Mafia, arrestato a Caracas il superlatitante Salvatore Miceli

CARACAS – Non gli sono bastati gli accorgimenti messi in atto con fare da vero padrino: travestimenti, chirurgie plastiche e frequenti cambi di alberghi e residenze. Sabato sera, il boss Salvatore Miceli, che figura nella lista del ministero dell’Interno fra i trenta latitanti più pericolosi, è finito in manette davanti all’Hotel Caracas Cumberland, dove lo aspettavano i carabinieri del comando provinciale di Trapani che, insieme all’Interpol, dal 2001 sono sulle sue tracce.


Il ministro degli Interni e della Giustizia, Tareck El Aissami, ha dichiarato ieri che il Corpo di indagini scientifiche, penali e criminali (Cicpc) ha arrestato, in collaborazione con i carabinieri e l’Interpol, il boss Miceli, considerato uno dei cinque maggiori trafficanti di droga del mondo. “Tale azione – ha affermato – dimostra la costante lotta contro la delinquenza organizzata e il narcotraffico intrapresa dall’attuale governo”.


L’indagine conclusasi in Venezuela è stata coordinata dalla Direzione distrettuale antimafia di Palermo. Il capomafia di Salemi, città dei cugini esattori Nino e Ignazio Salvo, a 63 anni ha così chiuso la sua carriera criminale. Elemento di spicco del narcotraffico internazionale, nel 2001 era stato condannato in via definitiva per associazione mafiosa e traffico di stupefacenti. Per capire la statura criminale di Miceli, basta ricordare un’intercettazione telefonica che risale al 2000, quando Pino Lipari, stretto collaboratore e consigliere di Bernardo Provenzano, gli affidò la gestione del traffico internazionale di stupefacenti per conto di Cosa nostra.

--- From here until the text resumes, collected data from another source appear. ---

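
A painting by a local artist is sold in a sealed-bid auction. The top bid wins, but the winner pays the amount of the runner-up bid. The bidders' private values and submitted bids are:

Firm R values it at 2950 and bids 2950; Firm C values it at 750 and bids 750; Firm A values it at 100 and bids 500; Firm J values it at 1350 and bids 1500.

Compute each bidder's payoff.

Ranking the bids: Firm R 2950 > Firm J 1500 > Firm C 750 > Firm A 500.
Firm R has the top bid and wins; the price is the second-highest bid, 1500.
Firm R's payoff = 2950 − 1500 = 1450. All other bidders lose, so their payoff is 0.

Payoffs: Firm R 1450, Firm C 0, Firm A 0, Firm J 0.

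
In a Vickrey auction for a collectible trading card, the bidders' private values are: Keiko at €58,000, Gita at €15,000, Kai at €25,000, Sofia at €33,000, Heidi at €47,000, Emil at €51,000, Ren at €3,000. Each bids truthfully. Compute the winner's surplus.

Bids in descending order: Keiko €58,000, then Emil €51,000, then Heidi €47,000, then Sofia €33,000, then Kai €25,000, then Gita €15,000, then Ren €3,000.
Keiko wins with the top bid and pays the second-highest, €51,000.
Surplus = €58,000 − €51,000 = €7,000.

Winner's surplus: €7,000.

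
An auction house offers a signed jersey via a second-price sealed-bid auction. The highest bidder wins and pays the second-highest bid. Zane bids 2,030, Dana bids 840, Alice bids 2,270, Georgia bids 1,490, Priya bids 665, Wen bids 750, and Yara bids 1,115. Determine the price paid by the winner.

Ordered from highest: Alice 2,270; Zane 2,030; Georgia 1,490; Yara 1,115; Dana 840; Wen 750; Priya 665.
Alice has the highest bid, so Alice wins.
The second-highest bid is 2,030, so that is what Alice pays.

Price paid: 2,030.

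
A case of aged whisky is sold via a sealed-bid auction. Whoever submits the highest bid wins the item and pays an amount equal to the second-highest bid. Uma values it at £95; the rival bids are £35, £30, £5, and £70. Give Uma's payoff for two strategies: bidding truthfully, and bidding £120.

Truthful: £25; alternative: £25.

The highest competing bid is £70.
Bidding truthfully at £95: Uma has the top bid, wins, and pays the second-highest bid £70. Payoff = £95 − £70 = £25.
Bidding £120: Uma has the top bid, wins, and pays the second-highest bid £70. Payoff = £95 − £70 = £25.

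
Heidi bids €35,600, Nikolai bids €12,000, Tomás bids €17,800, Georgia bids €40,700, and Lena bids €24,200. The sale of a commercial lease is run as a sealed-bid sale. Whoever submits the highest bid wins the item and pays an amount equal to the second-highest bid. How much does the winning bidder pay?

The winner pays €35,600.

Bids in descending order: Georgia €40,700, then Heidi €35,600, then Lena €24,200, then Tomás €17,800, then Nikolai €12,000.
Georgia has the highest bid, so Georgia wins.
The second-highest bid is €35,600, so that is what Georgia pays.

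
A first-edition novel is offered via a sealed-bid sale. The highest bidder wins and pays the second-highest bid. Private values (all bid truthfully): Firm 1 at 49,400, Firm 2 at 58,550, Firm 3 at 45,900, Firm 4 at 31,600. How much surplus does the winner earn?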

Nipote del boss di Salemi Salvatore Zizzo, morto nel 1981, Miceli era finito in manette nel marzo del 1983 (su di lui pendeva un provvedimento restrittivo della magistratura statunitense), nell’ambito di un’operazione congiunta tra carabinieri, polizia e finanza che aveva portato all’arresto di 22 persone.


Nel 2003 la polizia arrestò anche la moglie, Veronica Dudzinski, e i figli Ivano e Mario.

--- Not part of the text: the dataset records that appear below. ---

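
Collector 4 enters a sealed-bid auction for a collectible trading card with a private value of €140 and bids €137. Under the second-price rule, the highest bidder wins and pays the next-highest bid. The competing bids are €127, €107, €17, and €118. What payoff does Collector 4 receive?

Payoff = €13.

Highest competing bid: €127.
Collector 4's bid €137 is the highest overall, so Collector 4 wins and pays the second-highest bid, €127.
Payoff = value − price = €140 − €127 = €13.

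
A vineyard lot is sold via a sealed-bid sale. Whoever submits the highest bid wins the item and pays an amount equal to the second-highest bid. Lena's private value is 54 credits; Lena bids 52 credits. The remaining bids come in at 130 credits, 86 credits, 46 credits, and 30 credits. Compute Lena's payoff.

0 credits

Highest competing bid: 130 credits.
Lena's bid 52 credits is not the highest, so Lena loses, pays nothing, and earns zero payoff.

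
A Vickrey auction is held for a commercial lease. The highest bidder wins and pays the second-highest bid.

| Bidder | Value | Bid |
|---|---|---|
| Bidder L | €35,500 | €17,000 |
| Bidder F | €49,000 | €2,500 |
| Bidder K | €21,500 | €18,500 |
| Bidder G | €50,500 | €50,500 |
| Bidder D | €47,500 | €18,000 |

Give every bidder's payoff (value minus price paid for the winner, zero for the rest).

Bidder L €0, Bidder F €0, Bidder K €0, Bidder G €32,000, Bidder D €0.

Ordered from highest: Bidder G €50,500, then Bidder K €18,500, then Bidder D €18,000, then Bidder L €17,000, then Bidder F €2,500.
Bidder G has the top bid and wins; the price is the second-highest bid, €18,500.
Bidder G's payoff = €50,500 − €18,500 = €32,000. All other bidders lose, so their payoff is 0.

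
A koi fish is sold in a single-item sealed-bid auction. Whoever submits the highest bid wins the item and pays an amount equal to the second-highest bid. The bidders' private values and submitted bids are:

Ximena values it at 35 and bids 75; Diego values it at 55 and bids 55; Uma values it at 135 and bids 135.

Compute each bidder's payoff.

Ordered from highest: Uma 135; Ximena 75; Diego 55.
Uma has the top bid and wins; the price is the second-highest bid, 75.
Uma's payoff = 135 − 75 = 60. All other bidders lose, so their payoff is 0.

Ximena 0, Diego 0, Uma 60.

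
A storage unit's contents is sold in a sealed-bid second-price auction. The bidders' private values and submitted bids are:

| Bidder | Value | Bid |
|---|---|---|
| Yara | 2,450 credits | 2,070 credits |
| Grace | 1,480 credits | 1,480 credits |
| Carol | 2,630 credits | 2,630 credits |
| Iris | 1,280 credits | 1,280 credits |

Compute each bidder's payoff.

Payoffs: Yara 0 credits, Grace 0 credits, Carol 560 credits, Iris 0 credits.

Ranking the bids: Carol 2,630 credits, then Yara 2,070 credits, then Grace 1,480 credits, then Iris 1,280 credits.
Carol has the top bid and wins; the price is the second-highest bid, 2,070 credits.
Carol's payoff = 2,630 credits − 2,070 credits = 560 credits. All other bidders lose, so their payoff is 0.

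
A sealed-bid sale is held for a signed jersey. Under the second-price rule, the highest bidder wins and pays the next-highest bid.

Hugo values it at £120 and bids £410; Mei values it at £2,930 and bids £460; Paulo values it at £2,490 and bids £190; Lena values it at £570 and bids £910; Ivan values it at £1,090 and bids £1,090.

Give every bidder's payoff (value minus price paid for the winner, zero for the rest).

Payoffs: Hugo £0, Mei £0, Paulo £0, Lena £0, Ivan £180.

Ordered from highest: Ivan £1,090; Lena £910; Mei £460; Hugo £410; Paulo £190.
Ivan has the top bid and wins; the price is the second-highest bid, £910.
Ivan's payoff = £1,090 − £910 = £180. All other bidders lose, so their payoff is 0.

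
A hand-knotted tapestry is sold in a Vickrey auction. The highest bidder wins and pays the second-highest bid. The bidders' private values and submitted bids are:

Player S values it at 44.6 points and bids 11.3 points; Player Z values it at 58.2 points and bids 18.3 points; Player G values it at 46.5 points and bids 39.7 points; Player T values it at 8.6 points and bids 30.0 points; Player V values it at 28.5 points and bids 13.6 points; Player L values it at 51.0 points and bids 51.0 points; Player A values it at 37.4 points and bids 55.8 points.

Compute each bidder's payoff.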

Sempre in Venezuela, nell’ottobre del 2007, fu arrestato dalla squadra mobile di Trapani un altro uomo legato a Miceli, Francesco Termine, anche lui dedito al narcotraffico.


Nell’ottobre del ’90, di Miceli si occupò l’allora procuratore di Marsala, Paolo Borsellino, che lo fece arrestare grazie alle dichiarazioni della collaboratrice di giustizia Giacoma Filippello, la quale lo indicò come personaggio di spicco del traffico internazionale di droga. Legato al boss latitante trapanese Matteo Messina Denaro, Miceli avrebbe avuto anche il compito di cucire rapporti tra Cosa nostra, la ‘Ndrangheta calabrese e i cartelli colombiani della cocaina.

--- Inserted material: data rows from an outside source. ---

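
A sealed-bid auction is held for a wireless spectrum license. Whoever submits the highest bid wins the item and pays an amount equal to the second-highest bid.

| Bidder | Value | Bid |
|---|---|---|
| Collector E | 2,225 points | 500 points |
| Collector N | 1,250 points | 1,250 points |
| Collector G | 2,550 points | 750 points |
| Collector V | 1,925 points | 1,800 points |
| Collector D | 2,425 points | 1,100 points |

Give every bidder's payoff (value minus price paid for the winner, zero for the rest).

Collector E 0 points, Collector N 0 points, Collector G 0 points, Collector V 675 points, Collector D 0 points.

Sorted high to low: Collector V 1,800 points > Collector N 1,250 points > Collector D 1,100 points > Collector G 750 points > Collector E 500 points.
Collector V has the top bid and wins; the price is the second-highest bid, 1,250 points.
Collector V's payoff = 1,925 points − 1,250 points = 675 points. All other bidders lose, so their payoff is 0.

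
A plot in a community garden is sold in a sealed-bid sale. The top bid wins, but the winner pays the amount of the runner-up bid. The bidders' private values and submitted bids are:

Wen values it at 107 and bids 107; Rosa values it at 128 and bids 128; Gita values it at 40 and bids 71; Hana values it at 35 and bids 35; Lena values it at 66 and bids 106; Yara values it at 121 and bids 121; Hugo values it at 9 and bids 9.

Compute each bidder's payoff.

Payoffs: Wen 0, Rosa 7, Gita 0, Hana 0, Lena 0, Yara 0, Hugo 0.

Bids in descending order: Rosa 128 > Yara 121 > Wen 107 > Lena 106 > Gita 71 > Hana 35 > Hugo 9.
Rosa has the top bid and wins; the price is the second-highest bid, 121.
Rosa's payoff = 128 − 121 = 7. All other bidders lose, so their payoff is 0.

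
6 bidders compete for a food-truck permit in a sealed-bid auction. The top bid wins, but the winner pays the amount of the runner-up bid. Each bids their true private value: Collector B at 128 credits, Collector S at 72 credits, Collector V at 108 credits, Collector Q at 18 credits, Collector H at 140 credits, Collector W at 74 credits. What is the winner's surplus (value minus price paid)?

Sorted high to low: Collector H 140 credits > Collector B 128 credits > Collector V 108 credits > Collector W 74 credits > Collector S 72 credits > Collector Q 18 credits.
Collector H wins with the top bid and pays the second-highest, 128 credits.
Surplus = 140 credits − 128 credits = 12 credits.

Surplus = 12 credits.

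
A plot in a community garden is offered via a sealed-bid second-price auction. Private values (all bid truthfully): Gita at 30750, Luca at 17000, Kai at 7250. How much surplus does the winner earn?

13750

Sorted high to low: Gita 30750; Luca 17000; Kai 7250.
Gita wins with the top bid and pays the second-highest, 17000.
Surplus = 30750 − 17000 = 13750.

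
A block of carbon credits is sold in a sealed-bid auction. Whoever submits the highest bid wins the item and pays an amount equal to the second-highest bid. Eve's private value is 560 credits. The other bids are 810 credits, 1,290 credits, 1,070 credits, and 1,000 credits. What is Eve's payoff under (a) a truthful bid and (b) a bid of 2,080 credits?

(a) 0 credits  (b) -730 credits

The highest competing bid is 1,290 credits.
Bidding truthfully at 560 credits: the top bid is 1,290 credits (a rival), so Eve loses. Payoff = 0 credits.
Bidding 2,080 credits: Eve has the top bid, wins, and pays the second-highest bid 1,290 credits. Payoff = 560 credits − 1,290 credits = -730 credits.
Deviating from a truthful bid can only lose payoff in a second-price auction — never gain.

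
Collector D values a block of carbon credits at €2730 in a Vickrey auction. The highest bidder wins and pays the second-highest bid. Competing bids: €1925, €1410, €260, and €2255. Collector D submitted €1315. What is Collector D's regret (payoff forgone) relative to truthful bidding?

The highest competing bid is €2255.
Bidding truthfully at €2730: Collector D has the top bid, wins, and pays the second-highest bid €2255. Payoff = €2730 − €2255 = €475.
Bidding €1315: the top bid is €2255 (a rival), so Collector D loses. Payoff = €0.
Regret = truthful payoff − actual payoff = €475 − €0 = €475.

€475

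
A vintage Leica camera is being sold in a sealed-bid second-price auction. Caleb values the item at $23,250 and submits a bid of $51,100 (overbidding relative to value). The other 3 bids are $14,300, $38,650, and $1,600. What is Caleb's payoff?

Highest competing bid: $38,650.
Caleb's bid $51,100 is the highest overall, so Caleb wins and pays the second-highest bid, $38,650.
Payoff = value − price = $23,250 − $38,650 = -$15,400.
Overbidding won the item at a price above value — truthful bidding would have avoided this loss.

Payoff = -$15,400.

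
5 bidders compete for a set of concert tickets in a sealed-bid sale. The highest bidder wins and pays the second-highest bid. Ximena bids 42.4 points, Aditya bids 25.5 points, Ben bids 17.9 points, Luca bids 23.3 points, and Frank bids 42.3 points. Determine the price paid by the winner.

42.3 points

Ordered from highest: Ximena 42.4 points; Frank 42.3 points; Aditya 25.5 points; Luca 23.3 points; Ben 17.9 points.
Ximena has the highest bid, so Ximena wins.
The second-highest bid is 42.3 points, so that is what Ximena pays.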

Nelle fasi dell’arresto, quando Miceli si è trovato davanti i gendarmi, parlando in spagnolo ha fornito un nome falso. Ma il tentativo di nascondere la sua identità è durato poco, il tempo di capire che tra quegli uomini c’erano due marescialli dei carabinieri di Trapani. Ancor prima che gli prendessero le impronte digitali, il boss ha così rivelato il suo vero nome.


I carabinieri già da quattro giorni ritenevano di avere individuato il superlatitante, ma prima di passare all’azione hanno aspettato di avere l’assoluta certezza. L’ultima foto segnaletica del boss risaliva al ’93 e oggi il suo aspetto fisico è molto cambiato. Uno degli ufficiali dell’Arma che ha coordinato l’operazione, ha raccontato che Miceli cambiava look più volte al giorno ed evitava di frequentare gli stessi alberghi.


I ministri dell’Interno e della Difesa, Roberto Maroni e Ignazio La Russa, si sono congratulati per l’operazione con il comandante generale dell’Arma dei Carabinieri, Gianfrancesco Siazzu.